Photo: Collected
The health ministry in Hamas-run Gaza and a Palestinian news site said Monday that a journalist was killed by Israeli fire the previous day in the south of the territory.
"Ibrahim Muharab's body was taken to Nasser Hospital", in the southern city of Khan Yunis Monday, the ministry said.
Palestinian Daily News, a website for which Muharab worked, announced his death "following shelling from the Israeli occupation on him and a group of journalists".
It added that Muharab's body was found on Monday morning in Hamad City, a large apartment complex built by Qatar and now in ruins.
Two other journalists who were with Muharab at the time were wounded and sent to Nasser Hospital in Khan Yunis, an AFP journalist on the ground reported.
Online videos that AFP could not separately authenticate show an Israeli armoured vehicle advancing towards the Hamad neighbourhood while bullets are being fired.
At least one man wearing a "Press" jacket can be seen running away from the shots before a voice can be heard saying "Ibrahim is wounded, where is he?"

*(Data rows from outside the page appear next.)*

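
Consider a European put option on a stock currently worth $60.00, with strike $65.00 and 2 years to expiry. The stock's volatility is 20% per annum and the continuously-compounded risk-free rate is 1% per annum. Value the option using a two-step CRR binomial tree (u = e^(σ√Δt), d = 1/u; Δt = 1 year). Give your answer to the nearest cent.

CRR parameters: u = e^(σ√Δt) = e^(0.2·√1) = 1.2214, d = 1/u = 0.8187
Per-period rate: rΔt = 0.01·1 = 0.01, so R = e^0.01 = 1.0101
Risk-neutral probability p = (e^0.01 − 0.8187)/(1.2214 − 0.8187) = 0.1913/0.4027 = 0.4751
Terminal stock prices: S_uu = 89.51, S_ud = 60, S_dd = 40.22
Terminal payoffs (K − S): max(-24.51, 0) = 0, max(5, 0) = 5, max(24.78, 0) = 24.78
Node u (S = 73.28): V_u = e^(−0.01)·[0.4751·0.0000 + 0.5249·5.0000] = 2.5983
Node d (S = 49.12): V_d = e^(−0.01)·[0.4751·5.0000 + 0.5249·24.7808] = 15.2294
Node 0 (S = 60): V_0 = e^(−0.01)·[0.4751·2.5983 + 0.5249·15.2294] = 9.1362

$9.14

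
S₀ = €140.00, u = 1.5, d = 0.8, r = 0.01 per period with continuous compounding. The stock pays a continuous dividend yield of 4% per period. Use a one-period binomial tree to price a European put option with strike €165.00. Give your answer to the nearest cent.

Per-period risk-free factor R = e^0.01 = 1.0101; dividend-adjusted growth = e^(0.01−0.04) = 0.9704.
Risk-neutral probability p = (0.9704 − 0.8)/(1.5 − 0.8) = 0.1704/0.7000 = 0.2435
Terminal stock prices: S_u = 210, S_d = 112
Terminal payoffs (K − S): max(-45, 0) = 0, max(53, 0) = 53
Node 0 (S = 140): V_0 = e^(−0.01)·[0.2435·0.0000 + 0.7565·53.0000] = 39.6959

€39.70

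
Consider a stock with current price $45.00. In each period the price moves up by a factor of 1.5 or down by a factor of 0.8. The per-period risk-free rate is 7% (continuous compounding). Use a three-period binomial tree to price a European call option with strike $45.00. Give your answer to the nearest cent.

$13.21

Risk-neutral probability p = (e^0.07 − 0.8)/(1.5 − 0.8) = 0.2725/0.7000 = 0.3893
Terminal stock prices: S_uuu = 151.9, S_uud = 81, S_udd = 43.2, S_ddd = 23.04
Terminal payoffs (S − K): max(106.9, 0) = 106.9, max(36, 0) = 36, max(-1.8, 0) = 0, max(-21.96, 0) = 0
Node uu (S = 101.2): V_uu = e^(−0.07)·[0.3893·106.8750 + 0.6107·36.0000] = 59.2923
Node ud (S = 54): V_ud = e^(−0.07)·[0.3893·36.0000 + 0.6107·0.0000] = 13.0672
Node dd (S = 28.8): V_dd = e^(−0.07)·[0.3893·0.0000 + 0.6107·0.0000] = 0.0000
Node u (S = 67.5): V_u = e^(−0.07)·[0.3893·59.2923 + 0.6107·13.0672] = 28.9625
Node d (S = 36): V_d = e^(−0.07)·[0.3893·13.0672 + 0.6107·0.0000] = 4.7431
Node 0 (S = 45): V_0 = e^(−0.07)·[0.3893·28.9625 + 0.6107·4.7431] = 13.2136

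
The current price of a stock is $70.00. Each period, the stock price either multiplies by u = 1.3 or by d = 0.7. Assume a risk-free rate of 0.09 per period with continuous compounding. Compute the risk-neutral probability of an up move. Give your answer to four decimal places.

Risk-neutral probability p = (e^0.09 − 0.7)/(1.3 − 0.7) = 0.3942/0.6000 = 0.6570

p = 0.6570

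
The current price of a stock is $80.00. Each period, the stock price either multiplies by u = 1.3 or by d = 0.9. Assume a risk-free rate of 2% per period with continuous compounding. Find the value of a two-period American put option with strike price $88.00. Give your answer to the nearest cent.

Risk-neutral probability p = (e^0.02 − 0.9)/(1.3 − 0.9) = 0.1202/0.4000 = 0.3005
Terminal stock prices: S_uu = 135.2, S_ud = 93.6, S_dd = 64.8
Terminal payoffs (K − S): max(-47.2, 0) = 0, max(-5.6, 0) = 0, max(23.2, 0) = 23.2
Node u (S = 104): continuation = e^(−0.02)·[0.3005·0.0000 + 0.6995·0.0000] = 0.0000; exercise value = 0.0000 ≤ continuation, so V_u = 0.0000
Node d (S = 72): continuation = e^(−0.02)·[0.3005·0.0000 + 0.6995·23.2000] = 15.9070; exercise value = 16.0000 > continuation, so V_d = 16.0000 (exercise)
Node 0 (S = 80): continuation = e^(−0.02)·[0.3005·0.0000 + 0.6995·16.0000] = 10.9703; exercise value = 8.0000 ≤ continuation, so V_0 = 10.9703

$10.97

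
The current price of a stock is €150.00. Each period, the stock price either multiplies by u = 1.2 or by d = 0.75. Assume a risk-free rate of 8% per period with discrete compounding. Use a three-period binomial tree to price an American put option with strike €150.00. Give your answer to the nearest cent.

€11.77

Risk-neutral probability p = (1 + 0.08 − 0.75)/(1.2 − 0.75) = 0.3300/0.4500 = 0.7333
Terminal stock prices: S_uuu = 259.2, S_uud = 162, S_udd = 101.2, S_ddd = 63.28
Terminal payoffs (K − S): max(-109.2, 0) = 0, max(-12, 0) = 0, max(48.75, 0) = 48.75, max(86.72, 0) = 86.72
Node uu (S = 216): continuation = 1/1.08·[0.7333·0.0000 + 0.2667·0.0000] = 0.0000; exercise value = 0.0000 ≤ continuation, so V_uu = 0.0000
Node ud (S = 135): continuation = 1/1.08·[0.7333·0.0000 + 0.2667·48.7500] = 12.0370; exercise value = 15.0000 > continuation, so V_ud = 15.0000 (exercise)
Node dd (S = 84.38): continuation = 1/1.08·[0.7333·48.7500 + 0.2667·86.7188] = 54.5139; exercise value = 65.6250 > continuation, so V_dd = 65.6250 (exercise)
Node u (S = 180): continuation = 1/1.08·[0.7333·0.0000 + 0.2667·15.0000] = 3.7037; exercise value = 0.0000 ≤ continuation, so V_u = 3.7037
Node d (S = 112.5): continuation = 1/1.08·[0.7333·15.0000 + 0.2667·65.6250] = 26.3889; exercise value = 37.5000 > continuation, so V_d = 37.5000 (exercise)
Node 0 (S = 150): continuation = 1/1.08·[0.7333·3.7037 + 0.2667·37.5000] = 11.7741; exercise value = 0.0000 ≤ continuation, so V_0 = 11.7741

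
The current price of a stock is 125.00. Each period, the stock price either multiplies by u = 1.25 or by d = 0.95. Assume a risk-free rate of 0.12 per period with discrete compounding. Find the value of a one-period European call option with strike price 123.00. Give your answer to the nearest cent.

16.82

Risk-neutral probability p = (1 + 0.12 − 0.95)/(1.25 − 0.95) = 0.1700/0.3000 = 0.5667
Terminal stock prices: S_u = 156.2, S_d = 118.8
Terminal payoffs (S − K): max(33.25, 0) = 33.25, max(-4.25, 0) = 0
Node 0 (S = 125): V_0 = 1/1.12·[0.5667·33.2500 + 0.4333·0.0000] = 16.8229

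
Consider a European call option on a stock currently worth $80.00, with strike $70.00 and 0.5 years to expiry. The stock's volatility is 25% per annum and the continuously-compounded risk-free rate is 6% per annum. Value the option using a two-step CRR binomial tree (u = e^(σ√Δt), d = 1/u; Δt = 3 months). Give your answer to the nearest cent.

$13.73

CRR parameters: u = e^(σ√Δt) = e^(0.25·√0.25) = 1.1331, d = 1/u = 0.8825
Per-period rate: rΔt = 0.06·0.25 = 0.015, so R = e^0.015 = 1.0151
Risk-neutral probability p = (e^0.015 − 0.8825)/(1.1331 − 0.8825) = 0.1326/0.2507 = 0.5291
Terminal stock prices: S_uu = 102.7, S_ud = 80, S_dd = 62.3
Terminal payoffs (S − K): max(32.72, 0) = 32.72, max(10, 0) = 10, max(-7.696, 0) = 0
Node u (S = 90.65): V_u = e^(−0.015)·[0.5291·32.7220 + 0.4709·10.0000] = 21.6940
Node d (S = 70.6): V_d = e^(−0.015)·[0.5291·10.0000 + 0.4709·0.0000] = 5.2121
Node 0 (S = 80): V_0 = e^(−0.015)·[0.5291·21.6940 + 0.4709·5.2121] = 13.7250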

About 30 people gathered on Monday at the hospital to stand around Muharab's body, which was laid on the ground under a white plastic tarpaulin on which a bulletproof jacket marked "Press" was laid like a wreath, AFPTV footage showed.
Contacted by AFP, the Israeli army declined to comment on this specific case without receiving the geographic coordinates for the location of Muharab's death and his identification card.
"The (Israeli army) has never, and will never, deliberately target journalists," a spokesperson for the army told AFP.
The Palestinian Journalists Syndicate condemned Muharab's "assassination" and accused the Israeli army of leading an "organised campaign... to kill journalists" in Gaza.
Gaza journalist Ibrahim Qanan, who was at the hospital, accused Israel of "killing the truth by trying to wipe out all traces of transmission towards the outside world of what is happening in the Gaza Strip".
The Israeli army has killed several journalists in Gaza it accused of belonging to Hamas or Islamic Jihad's armed branches.
The Committee to Protect Journalists (CPJ) reported Monday that "at least 113 journalists and media workers" have been killed since the beginning of the war between Israel and Hamas that began on October 7
This constitutes the "deadliest period for journalists since the CPJ began gathering data in 1992."